For an observer of the politics of the “media ecosystem,” so much can happen in a single day, and even in a single newspaper (the Sunday New York Times).

(“Media ecosystem” is a tricky term: if Benkler et al are correct, there are at least two media ecosystems in the United States. Others, like the authors of this piece on the “right-wing information ecology”, selected as “open-access paper of the week” by the excellent “The Syllabus” project, use the term “media ecology” or “information ecology” as if it were synonymous with “media ecosystem.” Technically, an ecosystem is a system of relations, while ecology is the study of something ecosystemic. My course title uses the term “media ecologies” not because there are multiple media systems — of course there are — but because there are multiple ways of studying and making sense of them. Some of them, or at least one, call themselves “media ecology”; others do not, but they still function that way. And of course, neither of these terms has much to do with the biological science of ecology, but that’s neither here nor there — unless you’re one of my ecologist colleagues. Or me, when I put my ecomedia hat on.)
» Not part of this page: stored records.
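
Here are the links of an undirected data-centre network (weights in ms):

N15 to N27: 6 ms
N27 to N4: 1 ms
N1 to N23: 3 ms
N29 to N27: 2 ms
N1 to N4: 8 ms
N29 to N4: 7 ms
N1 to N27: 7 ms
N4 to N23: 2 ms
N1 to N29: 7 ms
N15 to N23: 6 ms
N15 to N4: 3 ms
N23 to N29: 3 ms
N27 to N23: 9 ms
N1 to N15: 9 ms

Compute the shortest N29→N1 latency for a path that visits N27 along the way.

Best N29 to N27: N29–N27 costing 2
Shortest N27→N1: N27–N4–N23–N1 = 6
Total via N27: 2 + 6 = 8 ms.

8 ms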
Two front page articles in yesterday’s Times are of particular interest to us. “How the Epoch Times Created a Giant Influence Machine” (in the print version, “How an Obscure Newspaper Became a Bullhorn for the Far Right”) examines in detail the transformation of a newspaper affiliated with Li Hongzhi’s spiritual movement Falun Gong into a leading organ of pro-Trump, right-wing propaganda. I recently compared QAnon to Falun Gong and the “redemptive society” tradition in which it loosely falls. (I consider the empire-like network connecting Falun Gong to the Epoch Times, Shen Yun Performing Arts, and various other groups to be analogous, in its hostile relationship to the Chinese Communist Party, with the Gülen network’s relationship to Turkish president Recep Tayyip Erdoğan. Both are shadowy, religious inspired and politically active, transnational movements aiming to create a kind of alternative power structure to those who currently run their home states.)